Наталья ощупала невестку. У Маши был легкий жар и глаза блестели по-нехорошему.
– Господи! – прошептала она. – Господи! Не попусти!
Вдвоем со старухой Мелеей, ворожеей, осмотрели, отогнав мужиков, молодую. Мелея, пожевав морщинистым ртом, значительно, без улыбки, покачав головой, пошла искать надобные травы.
– Може, и разорвало у ей тамо! – высказала Наталье с глазу на глаз. – Быват! С первенцем-то! Всяко быват! Я травки достану, подмывать надо…
– Господи! – молилась Наталья, – господи, не попусти! Господи, сохрани!
К вечеру Маше стало хуже, глаза блестели уже лихорадочно, лоб был в испарине.
– Ничо! – шептала она. – Ничо, матушка, выберусь!
Ночью у нее начался бред. Звала Ивана, начала было обирать себя. На ощупь – вся горела огнем. Старуха Мелея из утра долго сидела над болящей, думала. Потом, посветлев, подняла взгляд на Наталью:
– Знаю! Корень один есь! Матка мне сказывала! Найду коли, будет жива твоя невестка!
Мелея исчезла в лесу и только уже к вечеру, когда Маша не узнавала никого и металась в жару, явилась с корнем. Отогнавши вдругорядь мужиков, заголили Машу и стали колдовать над нею. Очистили болящую, с приговором (без слова никакая целебная трава не крепка!) очистили и распарили корень.
Наталья тут, взявши себя в руки, сама устраивала все по-годному.
Засовывала, прилагала корень к внутренним, уже загноившимся ранам, перевязывала после невестку подранной на ленты рубахой. Ночью жар спал.
Маша отокрыла глаза, в пляшущем свете костра поискала глазами.
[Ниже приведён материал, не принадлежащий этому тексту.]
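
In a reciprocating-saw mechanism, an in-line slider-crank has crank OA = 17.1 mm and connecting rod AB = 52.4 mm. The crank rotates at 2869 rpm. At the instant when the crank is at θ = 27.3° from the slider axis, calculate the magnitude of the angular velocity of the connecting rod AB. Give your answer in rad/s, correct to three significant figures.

ω = 300.4 rad/s (converted from 2869 rpm).
The rod makes angle φ with the slider axis where L sinφ = r sinθ; differentiating, L cosφ·φ̇ = r ω cosθ.
L cosφ = √(L² − r² sin²θ) = 0.05181 m.
|ω_rod| = r ω |cosθ| / √(L² − r² sin²θ) = 0.0171·300.4·0.88862/0.05181 = 88.117 rad/s.

88.1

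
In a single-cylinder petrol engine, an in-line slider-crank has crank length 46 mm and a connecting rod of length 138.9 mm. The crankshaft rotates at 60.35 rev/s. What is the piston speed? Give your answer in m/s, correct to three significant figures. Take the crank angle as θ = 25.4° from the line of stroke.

ω = 2π·60.4 = 379.2 rad/s
For an in-line slider-crank, x = r cosθ + √(L² − r² sin²θ), so v = −rω sinθ·[1 + r cosθ/√(L² − r² sin²θ)].
With r = 0.046 m, L = 0.1389 m, θ = 25.4°: √(L² − r² sin²θ) = 0.13749 m.
v = −0.046·379.2·0.42894·[1 + 0.046·0.90334/0.13749] = -9.743 m/s.
|v| = 9.743 m/s.

9.74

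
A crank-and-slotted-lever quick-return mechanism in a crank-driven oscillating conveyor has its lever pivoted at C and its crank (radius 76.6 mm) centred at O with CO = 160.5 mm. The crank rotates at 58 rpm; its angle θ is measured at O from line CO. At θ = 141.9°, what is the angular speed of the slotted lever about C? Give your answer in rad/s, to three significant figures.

1.88

ω = 6.074 rad/s (from 58 rpm).
Crank pin A relative to C: A = (d + r cosθ, r sinθ); lever angle φ = atan2(r sinθ, d + r cosθ).
Differentiating tanφ: φ̇ = rω(d cosθ + r)/(d² + r² + 2dr cosθ).
d² + r² + 2dr cosθ = |CA|² = 0.0122782 m²;  d cosθ + r = -0.049703 m.
|ω_lever| = |0.0766·6.074·-0.049703| / 0.0122782 = 1.8834 rad/s.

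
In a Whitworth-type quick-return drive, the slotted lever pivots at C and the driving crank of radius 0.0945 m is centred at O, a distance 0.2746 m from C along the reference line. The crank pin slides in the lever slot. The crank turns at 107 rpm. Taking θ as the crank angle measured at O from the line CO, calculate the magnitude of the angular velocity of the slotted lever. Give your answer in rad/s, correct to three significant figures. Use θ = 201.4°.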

– У меня твой малой, не сумуй! Сосет! Ниче ему не деитце! – отозвалась нарочито грубым голосом одна из деревенских баб, что тоже добиралась с грудным дитем и теперь кормила двоих, благо, молока в ее мощной груди хватало с избытком. Маша улыбнулась ей благодарно и тихо, не в голос, заплакала.
Наталья спала сидя, всхрапывая и вздрагивая, вздергивая голову.
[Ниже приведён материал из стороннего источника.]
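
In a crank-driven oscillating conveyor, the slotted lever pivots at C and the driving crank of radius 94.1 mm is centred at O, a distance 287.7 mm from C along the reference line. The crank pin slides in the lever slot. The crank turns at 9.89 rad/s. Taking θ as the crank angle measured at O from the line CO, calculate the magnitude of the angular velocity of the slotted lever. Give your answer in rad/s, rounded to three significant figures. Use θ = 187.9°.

4.68

ω = 9.89 rad/s
Crank pin A relative to C: A = (d + r cosθ, r sinθ); lever angle φ = atan2(r sinθ, d + r cosθ).
Differentiating tanφ: φ̇ = rω(d cosθ + r)/(d² + r² + 2dr cosθ).
d² + r² + 2dr cosθ = |CA|² = 0.0379948 m²;  d cosθ + r = -0.19087 m.
|ω_lever| = |0.0941·9.89·-0.19087| / 0.0379948 = 4.6752 rad/s.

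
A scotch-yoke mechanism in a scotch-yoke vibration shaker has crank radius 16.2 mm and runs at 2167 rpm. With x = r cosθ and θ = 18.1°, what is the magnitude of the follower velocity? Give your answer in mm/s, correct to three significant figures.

ω = 226.9 rad/s (from 2167 rpm).
x = r cosθ ⇒ ẋ = −rω sinθ.
|v| = rω|sinθ| = 0.0162·226.9·|sin 18.1°| = 1.1421 m/s = 1142.1 mm/s.

1140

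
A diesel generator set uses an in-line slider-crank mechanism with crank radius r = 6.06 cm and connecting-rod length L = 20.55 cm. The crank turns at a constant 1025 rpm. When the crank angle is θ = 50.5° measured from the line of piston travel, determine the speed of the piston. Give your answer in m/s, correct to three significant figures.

ω = 2π·1025/60 = 107.3 rad/s
For an in-line slider-crank, x = r cosθ + √(L² − r² sin²θ), so v = −rω sinθ·[1 + r cosθ/√(L² − r² sin²θ)].
With r = 0.0606 m, L = 0.2055 m, θ = 50.5°: √(L² − r² sin²θ) = 0.20011 m.
v = −0.0606·107.3·0.77162·[1 + 0.0606·0.63608/0.20011] = -5.986 m/s.
|v| = 5.986 m/s.

5.99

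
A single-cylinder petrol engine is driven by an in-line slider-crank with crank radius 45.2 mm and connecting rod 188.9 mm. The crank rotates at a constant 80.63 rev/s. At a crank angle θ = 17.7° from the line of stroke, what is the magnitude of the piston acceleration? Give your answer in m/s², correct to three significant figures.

ω = 2π·80.6 = 506.6 rad/s
x(θ) = r cosθ + √(L² − r² sin²θ); with ω constant, a = ω²·d²x/dθ².
d²x/dθ² = −r cosθ − r²(cos2θ)/√u − r⁴ sin²2θ/(4u^{3/2}),  u = L² − r² sin²θ = 0.0354944 m².
Substituting r = 0.0452 m, L = 0.1889 m, θ = 17.7°: d²x/dθ² = -0.051952 m.
a = ω²·d²x/dθ² = (506.6)²·(-0.051952) = -13334 m/s²;  |a| = 13334 m/s².

13300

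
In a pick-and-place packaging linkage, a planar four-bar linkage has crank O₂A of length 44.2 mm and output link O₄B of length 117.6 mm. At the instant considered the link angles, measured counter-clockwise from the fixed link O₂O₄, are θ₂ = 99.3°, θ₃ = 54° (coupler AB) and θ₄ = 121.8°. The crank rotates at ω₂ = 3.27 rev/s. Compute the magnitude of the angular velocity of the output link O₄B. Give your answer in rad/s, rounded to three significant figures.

5.93

ω₂ = 20.55 rad/s (from 3.27 rev/s).
Differentiating the loop-closure r₂e^{iθ₂}+r₃e^{iθ₃}=r₁+r₄e^{iθ₄} gives r₂ω₂e^{iθ₂}+r₃ω₃e^{iθ₃}=r₄ω₄e^{iθ₄}.
Eliminating the other unknown: ω₄ = r₂ω₂ sin(θ₂−θ₃) / [r₄ sin(θ₄−θ₃)].
Numerator sine = +0.71080; denominator sine = +0.92587.
Result = 0.0442·20.55·(+0.71080) / (0.1176·(+0.92587)) = +5.9284 rad/s; magnitude 5.9284 rad/s.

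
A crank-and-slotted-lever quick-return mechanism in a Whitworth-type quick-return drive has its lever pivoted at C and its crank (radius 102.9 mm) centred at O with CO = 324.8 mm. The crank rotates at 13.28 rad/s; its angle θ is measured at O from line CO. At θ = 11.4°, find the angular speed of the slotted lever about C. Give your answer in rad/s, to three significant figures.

3.17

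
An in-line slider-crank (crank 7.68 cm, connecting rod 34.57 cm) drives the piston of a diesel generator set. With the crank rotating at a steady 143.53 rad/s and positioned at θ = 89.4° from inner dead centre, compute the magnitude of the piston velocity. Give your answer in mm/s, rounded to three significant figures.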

– Матушка! – позвала шепотом Маша. – Матушка!
И когда та открыла, наконец, мутные осоловевшие глаза, предложила:
– Матушка! Лучше мне! Ты тово, ляг, поспи!
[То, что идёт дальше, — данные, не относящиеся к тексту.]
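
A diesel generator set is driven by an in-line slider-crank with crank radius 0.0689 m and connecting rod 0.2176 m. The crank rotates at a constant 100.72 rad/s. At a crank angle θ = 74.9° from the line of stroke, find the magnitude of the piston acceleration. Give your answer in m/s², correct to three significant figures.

ω = 100.7 rad/s
x(θ) = r cosθ + √(L² − r² sin²θ); with ω constant, a = ω²·d²x/dθ².
d²x/dθ² = −r cosθ − r²(cos2θ)/√u − r⁴ sin²2θ/(4u^{3/2}),  u = L² − r² sin²θ = 0.0429247 m².
Substituting r = 0.0689 m, L = 0.2176 m, θ = 74.9°: d²x/dθ² = +0.0016942 m.
a = ω²·d²x/dθ² = (100.7)²·(+0.0016942) = +17.187 m/s²;  |a| = 17.187 m/s².

17.2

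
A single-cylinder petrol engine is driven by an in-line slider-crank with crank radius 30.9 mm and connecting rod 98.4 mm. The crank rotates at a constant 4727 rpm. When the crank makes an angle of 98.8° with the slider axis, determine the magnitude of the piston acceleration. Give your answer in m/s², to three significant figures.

3540

ω = 2π·4727/60 = 495 rad/s
x(θ) = r cosθ + √(L² − r² sin²θ); with ω constant, a = ω²·d²x/dθ².
d²x/dθ² = −r cosθ − r²(cos2θ)/√u − r⁴ sin²2θ/(4u^{3/2}),  u = L² − r² sin²θ = 0.0087501 m².
Substituting r = 0.0309 m, L = 0.0984 m, θ = 98.8°: d²x/dθ² = +0.014431 m.
a = ω²·d²x/dθ² = (495)²·(+0.014431) = +3536.2 m/s²;  |a| = 3536.2 m/s².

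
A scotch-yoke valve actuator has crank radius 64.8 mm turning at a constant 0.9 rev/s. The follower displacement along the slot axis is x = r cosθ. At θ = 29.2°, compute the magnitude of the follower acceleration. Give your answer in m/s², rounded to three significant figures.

ω = 5.655 rad/s (from 0.9 rev/s).
x = r cosθ ⇒ ẍ = −rω² cosθ (ω constant).
|a| = rω²|cosθ| = 0.0648·(5.655)²·|cos 29.2°| = 1.8088 m/s².

1.81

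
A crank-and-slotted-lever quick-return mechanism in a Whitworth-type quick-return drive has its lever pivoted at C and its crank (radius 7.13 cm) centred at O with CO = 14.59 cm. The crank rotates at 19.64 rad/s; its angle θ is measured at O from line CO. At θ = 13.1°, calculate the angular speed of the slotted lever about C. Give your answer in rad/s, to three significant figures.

ω = 19.64 rad/s
Crank pin A relative to C: A = (d + r cosθ, r sinθ); lever angle φ = atan2(r sinθ, d + r cosθ).
Differentiating tanφ: φ̇ = rω(d cosθ + r)/(d² + r² + 2dr cosθ).
d² + r² + 2dr cosθ = |CA|² = 0.0466344 m²;  d cosθ + r = +0.2134 m.
|ω_lever| = |0.0713·19.64·+0.2134| / 0.0466344 = 6.408 rad/s.

6.41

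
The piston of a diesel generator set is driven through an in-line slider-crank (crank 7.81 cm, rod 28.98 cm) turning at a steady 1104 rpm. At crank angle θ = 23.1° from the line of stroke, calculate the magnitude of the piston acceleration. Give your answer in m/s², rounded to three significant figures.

1160

ω = 2π·1104/60 = 115.6 rad/s
x(θ) = r cosθ + √(L² − r² sin²θ); with ω constant, a = ω²·d²x/dθ².
d²x/dθ² = −r cosθ − r²(cos2θ)/√u − r⁴ sin²2θ/(4u^{3/2}),  u = L² − r² sin²θ = 0.0830451 m².
Substituting r = 0.0781 m, L = 0.2898 m, θ = 23.1°: d²x/dθ² = -0.086691 m.
a = ω²·d²x/dθ² = (115.6)²·(-0.086691) = -1158.7 m/s²;  |a| = 1158.7 m/s².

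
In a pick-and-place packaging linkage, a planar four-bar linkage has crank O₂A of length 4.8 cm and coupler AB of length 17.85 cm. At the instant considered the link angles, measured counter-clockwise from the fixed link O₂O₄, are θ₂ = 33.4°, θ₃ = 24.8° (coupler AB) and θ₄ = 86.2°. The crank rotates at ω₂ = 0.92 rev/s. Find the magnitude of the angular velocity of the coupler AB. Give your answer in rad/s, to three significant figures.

ω₂ = 5.781 rad/s (from 0.92 rev/s).
Differentiating the loop-closure r₂e^{iθ₂}+r₃e^{iθ₃}=r₁+r₄e^{iθ₄} gives r₂ω₂e^{iθ₂}+r₃ω₃e^{iθ₃}=r₄ω₄e^{iθ₄}.
Eliminating the other unknown: ω₃ = r₂ω₂ sin(θ₄−θ₂) / [r₃ sin(θ₃−θ₄)].
Numerator sine = +0.79653; denominator sine = -0.87798.
Result = 0.048·5.781·(+0.79653) / (0.1785·(-0.87798)) = -1.4102 rad/s; magnitude 1.4102 rad/s.

1.41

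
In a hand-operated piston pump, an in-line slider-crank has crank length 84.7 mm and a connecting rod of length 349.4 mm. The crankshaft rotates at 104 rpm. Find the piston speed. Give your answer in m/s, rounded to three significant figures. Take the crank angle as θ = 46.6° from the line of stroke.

0.784

ω = 2π·104/60 = 10.89 rad/s
For an in-line slider-crank, x = r cosθ + √(L² − r² sin²θ), so v = −rω sinθ·[1 + r cosθ/√(L² − r² sin²θ)].
With r = 0.0847 m, L = 0.3494 m, θ = 46.6°: √(L² − r² sin²θ) = 0.34394 m.
v = −0.0847·10.89·0.72657·[1 + 0.0847·0.68709/0.34394] = -0.78364 m/s.
|v| = 0.78364 m/s.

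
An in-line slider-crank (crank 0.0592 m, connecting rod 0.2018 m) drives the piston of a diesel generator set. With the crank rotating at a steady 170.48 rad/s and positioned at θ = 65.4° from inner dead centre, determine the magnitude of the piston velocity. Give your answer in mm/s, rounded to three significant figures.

ω = 170.5 rad/s
For an in-line slider-crank, x = r cosθ + √(L² − r² sin²θ), so v = −rω sinθ·[1 + r cosθ/√(L² − r² sin²θ)].
With r = 0.0592 m, L = 0.2018 m, θ = 65.4°: √(L² − r² sin²θ) = 0.19449 m.
v = −0.0592·170.5·0.90924·[1 + 0.0592·0.41628/0.19449] = -10.339 m/s.
|v| = 10.339 m/s = 10339 mm/s.

10300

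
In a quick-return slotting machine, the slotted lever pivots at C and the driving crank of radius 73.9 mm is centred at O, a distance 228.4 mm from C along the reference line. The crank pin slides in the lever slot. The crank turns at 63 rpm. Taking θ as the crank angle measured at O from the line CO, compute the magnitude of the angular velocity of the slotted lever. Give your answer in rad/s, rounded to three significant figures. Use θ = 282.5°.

0.926

ω = 6.597 rad/s (from 63 rpm).
Crank pin A relative to C: A = (d + r cosθ, r sinθ); lever angle φ = atan2(r sinθ, d + r cosθ).
Differentiating tanφ: φ̇ = rω(d cosθ + r)/(d² + r² + 2dr cosθ).
d² + r² + 2dr cosθ = |CA|² = 0.0649342 m²;  d cosθ + r = +0.12333 m.
|ω_lever| = |0.0739·6.597·+0.12333| / 0.0649342 = 0.92603 rad/s.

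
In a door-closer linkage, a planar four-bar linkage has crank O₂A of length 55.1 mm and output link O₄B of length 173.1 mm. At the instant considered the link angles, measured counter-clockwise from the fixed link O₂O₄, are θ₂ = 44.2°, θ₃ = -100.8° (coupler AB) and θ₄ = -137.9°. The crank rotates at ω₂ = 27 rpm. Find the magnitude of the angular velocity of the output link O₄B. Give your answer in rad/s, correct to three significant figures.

0.856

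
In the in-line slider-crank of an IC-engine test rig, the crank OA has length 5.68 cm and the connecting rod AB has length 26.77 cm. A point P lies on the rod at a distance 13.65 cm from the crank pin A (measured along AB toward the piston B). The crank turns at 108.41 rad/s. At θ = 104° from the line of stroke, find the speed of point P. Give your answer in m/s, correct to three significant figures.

5.86

ω = 108.4 rad/s.  Crank-pin speed |V_A| = rω = 6.1577 m/s, perpendicular to OA.
Rod angle: sinφ = −(r/L) sinθ ⇒ φ = -11.881°; ω_rod = −rω cosθ/√(L²−r²sin²θ) = +5.6866 rad/s.
V_P = V_A + ω_rod × AP, with AP = 0.1365 m along the rod.
Components: V_Px = −rω sinθ − a·ω_rod·sinφ = -5.815 m/s;  V_Py = rω cosθ + a·ω_rod·cosφ = -0.73009 m/s.
|V_P| = √(V_Px² + V_Py²) = 5.8606 m/s.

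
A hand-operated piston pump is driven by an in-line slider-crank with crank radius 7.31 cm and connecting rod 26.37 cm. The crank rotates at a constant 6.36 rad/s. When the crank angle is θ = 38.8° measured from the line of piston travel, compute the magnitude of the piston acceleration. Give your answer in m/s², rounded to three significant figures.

2.50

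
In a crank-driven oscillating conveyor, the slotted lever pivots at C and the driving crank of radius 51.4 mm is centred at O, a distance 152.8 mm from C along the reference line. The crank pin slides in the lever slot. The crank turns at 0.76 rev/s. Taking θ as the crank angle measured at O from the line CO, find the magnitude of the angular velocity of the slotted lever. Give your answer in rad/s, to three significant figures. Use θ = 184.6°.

ω = 4.775 rad/s (from 0.76 rev/s).
Crank pin A relative to C: A = (d + r cosθ, r sinθ); lever angle φ = atan2(r sinθ, d + r cosθ).
Differentiating tanφ: φ̇ = rω(d cosθ + r)/(d² + r² + 2dr cosθ).
d² + r² + 2dr cosθ = |CA|² = 0.0103326 m²;  d cosθ + r = -0.10091 m.
|ω_lever| = |0.0514·4.775·-0.10091| / 0.0103326 = 2.397 rad/s.

2.40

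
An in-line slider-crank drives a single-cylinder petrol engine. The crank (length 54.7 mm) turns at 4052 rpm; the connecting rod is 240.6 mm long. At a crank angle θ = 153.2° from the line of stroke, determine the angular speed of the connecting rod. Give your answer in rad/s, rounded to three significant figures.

ω = 424.3 rad/s (converted from 4052 rpm).
The rod makes angle φ with the slider axis where L sinφ = r sinθ; differentiating, L cosφ·φ̇ = r ω cosθ.
L cosφ = √(L² − r² sin²θ) = 0.23933 m.
|ω_rod| = r ω |cosθ| / √(L² − r² sin²θ) = 0.0547·424.3·0.89259/0.23933 = 86.563 rad/s.

86.6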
И, уже когда Наталья улеглась рядом и накормленный малыш, которого так и не вынимали из беличьего рукава, был передан Маше на руки, она, счастливо прижав к себе маленького, закрыла глаза.
Из-за Маши, почитай, владычные мужики задержались в лесе лишних два дня. Везли ее домой в куле, поделанном из ряднинной окутки, нагрузив на самую крепкую лошадь, а с другой стороны седла, для противовесу, подвесив мешки с лопотью… Так, шагом, переменяясь, перебираясь через завалы сухого леса и ручьи, два дня шли они домой. И опять повезло, что деревня была не сожжена, хоть и испакощена, и что был не тронут и не замок зарытый хлеб.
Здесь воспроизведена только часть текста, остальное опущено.